How Did The Big Bank Earnings Season Turn Out?
After the highly-anticipated first Federal Reserve interest rate hike of the new tightening cycle finally happened in December, bank investors are hoping that rising rates will begin providing a boost to big bank margins. Here’s a look at how Q4 bank earning season has played out this week and what to expect when it continues next week.
JPMorgan Chase & Co. (NYSE: JPM) announced Q4 EPS of $1.32 on revenue of $23.74 billion, beating consensus estimates of $1.26 and $22.84 billion, respectively. The market wasn’t impressed, however, and the stock is down 3.5 percent this week.
Citigroup Inc (NYSE: C) announced Q4 EPS of $1.06 on revenue of $18.63 billion. Beating consensus estimates of $1.04 and $17.80 billion. Citi’s stock also took a hit this week, down more than 6.5 percent.
Wells Fargo & Co (NYSE: WFC) reported Q4 EPS of $1.03 on $21.58 billion in revenue.
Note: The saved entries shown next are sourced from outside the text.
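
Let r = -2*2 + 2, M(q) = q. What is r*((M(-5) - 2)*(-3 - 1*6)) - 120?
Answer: -246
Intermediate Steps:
r = -2 (r = -4 + 2 = -2)
r*((M(-5) - 2)*(-3 - 1*6)) - 120 = -2*(-5 - 2)*(-3 - 1*6) - 120 = -(-14)*(-3 - 6) - 120 = -(-14)*(-9) - 120 = -2*63 - 120 = -126 - 120 = -246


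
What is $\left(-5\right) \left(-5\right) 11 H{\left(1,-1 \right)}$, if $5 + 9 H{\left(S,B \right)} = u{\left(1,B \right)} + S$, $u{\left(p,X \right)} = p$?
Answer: $- \frac{275}{3} \approx -91.667$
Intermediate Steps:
$H{\left(S,B \right)} = - \frac{4}{9} + \frac{S}{9}$ ($H{\left(S,B \right)} = - \frac{5}{9} + \frac{1 + S}{9} = - \frac{5}{9} + \left(\frac{1}{9} + \frac{S}{9}\right) = - \frac{4}{9} + \frac{S}{9}$)
$\left(-5\right) \left(-5\right) 11 H{\left(1,-1 \right)} = \left(-5\right) \left(-5\right) 11 \left(- \frac{4}{9} + \frac{1}{9} \cdot 1\right) = 25 \cdot 11 \left(- \frac{4}{9} + \frac{1}{9}\right) = 275 \left(- \frac{1}{3}\right) = - \frac{275}{3}$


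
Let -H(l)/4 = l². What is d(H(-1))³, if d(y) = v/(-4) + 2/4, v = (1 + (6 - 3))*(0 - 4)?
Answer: 729/8 ≈ 91.125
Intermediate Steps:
v = -16 (v = (1 + 3)*(-4) = 4*(-4) = -16)
H(l) = -4*l²
d(y) = 9/2 (d(y) = -16/(-4) + 2/4 = -16*(-¼) + 2*(¼) = 4 + ½ = 9/2)
d(H(-1))³ = (9/2)³ = 729/8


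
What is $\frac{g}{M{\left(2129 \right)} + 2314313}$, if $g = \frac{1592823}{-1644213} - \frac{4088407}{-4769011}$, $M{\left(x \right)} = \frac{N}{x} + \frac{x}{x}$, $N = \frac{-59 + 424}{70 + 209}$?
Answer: $- \frac{173045114998267914}{3593083371894230968920959} \approx -4.8161 \cdot 10^{-8}$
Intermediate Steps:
$N = \frac{365}{279} \approx 1.3082$
$M{\left(x \right)} = 1 + \frac{365}{279 x}$ ($M{\left(x \right)} = \frac{365}{279 x} + \frac{x}{x} = \frac{365}{279 x} + 1 = 1 + \frac{365}{279 x}$)
$g = - \frac{291326156454}{2613756627781}$ ($g = 1592823 \left(- \frac{1}{1644213}\right) - - \frac{4088407}{4769011} = - \frac{530941}{548071} + \frac{4088407}{4769011} = - \frac{291326156454}{2613756627781} \approx -0.11146$)
$\frac{g}{M{\left(2129 \right)} + 2314313} = - \frac{291326156454}{2613756627781 \left(\frac{\frac{365}{279} + 2129}{2129} + 2314313\right)} = - \frac{291326156454}{2613756627781 \left(\frac{1}{2129} \cdot \frac{594356}{279} + 2314313\right)} = - \frac{291326156454}{2613756627781 \left(\frac{594356}{593991} + 2314313\right)} = - \frac{291326156454}{2613756627781 \cdot \frac{1374681687539}{593991}} = \left(- \frac{291326156454}{2613756627781}\right) \frac{593991}{1374681687539} = - \frac{173045114998267914}{3593083371894230968920959}$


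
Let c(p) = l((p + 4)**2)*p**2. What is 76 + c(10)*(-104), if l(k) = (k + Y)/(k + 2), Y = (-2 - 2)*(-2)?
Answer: -351092/33 ≈ -10639.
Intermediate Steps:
Y = 8 (Y = -4*(-2) = 8)
l(k) = (8 + k)/(2 + k) (l(k) = (k + 8)/(k + 2) = (8 + k)/(2 + k))
c(p) = p**2*(8 + (4 + p)**2)/(2 + (4 + p)**2) (c(p) = ((8 + (p + 4)**2)/(2 + (p + 4)**2))*p**2 = ((8 + (4 + p)**2)/(2 + (4 + p)**2))*p**2 = p**2*(8 + (4 + p)**2)/(2 + (4 + p)**2))
76 + c(10)*(-104) = 76 + (10**2*(8 + (4 + 10)**2)/(2 + (4 + 10)**2))*(-104) = 76 + (100*(8 + 14**2)/(2 + 14**2))*(-104) = 76 + (100*(8 + 196)/(2 + 196))*(-104) = 76 + (100*204/198)*(-104) = 76 + (100*(1/198)*204)*(-104) = 76 + (3400/33)*(-104) = 76 - 353600/33 = -351092/33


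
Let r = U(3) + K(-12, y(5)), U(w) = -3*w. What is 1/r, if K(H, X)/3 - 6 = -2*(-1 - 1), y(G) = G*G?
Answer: 1/21 ≈ 0.047619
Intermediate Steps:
y(G) = G**2
K(H, X) = 30 (K(H, X) = 18 + 3*(-2*(-1 - 1)) = 18 + 3*(-2*(-2)) = 18 + 3*4 = 18 + 12 = 30)
r = 21 (r = -3*3 + 30 = -9 + 30 = 21)
1/r = 1/21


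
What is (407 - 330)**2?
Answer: 5929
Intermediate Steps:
(407 - 330)**2 = 77**2 = 5929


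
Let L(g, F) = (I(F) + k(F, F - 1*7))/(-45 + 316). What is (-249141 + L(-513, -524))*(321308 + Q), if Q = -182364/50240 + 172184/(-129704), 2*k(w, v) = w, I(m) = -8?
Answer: -4417576623876514888437/55185160880 ≈ -8.0050e+10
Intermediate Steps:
k(w, v) = w/2
Q = -1009495763/203635280 (Q = -182364*1/50240 + 172184*(-1/129704) = -45591/12560 - 21523/16213 = -1009495763/203635280 ≈ -4.9574)
L(g, F) = -8/271 + F/542 (L(g, F) = (-8 + F/2)/(-45 + 316) = (-8 + F/2)/271 = (-8 + F/2)*(1/271) = -8/271 + F/542)
(-249141 + L(-513, -524))*(321308 + Q) = (-249141 + (-8/271 + (1/542)*(-524)))*(321308 - 1009495763/203635280) = (-249141 + (-8/271 - 262/271))*(65428635050477/203635280) = (-249141 - 270/271)*(65428635050477/203635280) = -67517481/271*65428635050477/203635280 = -4417576623876514888437/55185160880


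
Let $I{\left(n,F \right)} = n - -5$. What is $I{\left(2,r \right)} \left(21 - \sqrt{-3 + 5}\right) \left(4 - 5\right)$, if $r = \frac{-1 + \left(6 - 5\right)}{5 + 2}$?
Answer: $-147 + 7 \sqrt{2} \approx -137.1$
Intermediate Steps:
$r = 0$ ($r = \frac{-1 + 1}{7} = 0 \cdot \frac{1}{7} = 0$)
$I{\left(n,F \right)} = 5 + n$ ($I{\left(n,F \right)} = n + 5 = 5 + n$)
$I{\left(2,r \right)} \left(21 - \sqrt{-3 + 5}\right) \left(4 - 5\right) = \left(5 + 2\right) \left(21 - \sqrt{-3 + 5}\right) \left(4 - 5\right) = 7 \left(21 - \sqrt{2}\right) \left(4 - 5\right) = \left(147 - 7 \sqrt{2}\right) \left(-1\right) = -147 + 7 \sqrt{2}$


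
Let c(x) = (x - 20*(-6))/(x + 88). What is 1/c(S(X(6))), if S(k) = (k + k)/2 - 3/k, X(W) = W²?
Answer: 1487/1871 ≈ 0.79476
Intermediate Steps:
S(k) = k - 3/k (S(k) = (2*k)*(½) - 3/k = k - 3/k)
c(x) = (120 + x)/(88 + x) (c(x) = (x + 120)/(88 + x) = (120 + x)/(88 + x))
1/c(S(X(6))) = 1/((120 + (6² - 3/(6²)))/(88 + (6² - 3/(6²)))) = 1/((120 + (36 - 3/36))/(88 + (36 - 3/36))) = 1/((120 + (36 - 3*1/36))/(88 + (36 - 3*1/36))) = 1/((120 + (36 - 1/12))/(88 + (36 - 1/12))) = 1/((120 + 431/12)/(88 + 431/12)) = 1/((1871/12)/(1487/12)) = 1/((12/1487)*(1871/12)) = 1/(1871/1487) = 1487/1871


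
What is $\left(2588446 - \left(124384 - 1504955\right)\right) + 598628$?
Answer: $4567645$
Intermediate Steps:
$\left(2588446 - \left(124384 - 1504955\right)\right) + 598628 = \left(2588446 - -1380571\right) + 598628 = \left(2588446 + 1380571\right) + 598628 = 3969017 + 598628 = 4567645$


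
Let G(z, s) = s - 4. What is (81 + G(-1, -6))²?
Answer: 5041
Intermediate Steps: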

The reported EPS beat consensus estimates by a cent, but revenue fell short of consensus predictions of $21.69 billion. The stock is down only 0.7 percent on the week, however.
Related Link: What Are Suppliers Saying About Apple's Q4 Demand?
Bank of America Corp (NYSE: BAC) and Morgan Stanley (NYSE: MS) are expected to report on January 19 and Goldman Sachs Group Inc (NYSE: GS) is expected to report on January 20. If the three banks that have already reported are any indication, it will take some big numbers for these banks to impress the market.
Disclosure: the author owns shares of Bank of America.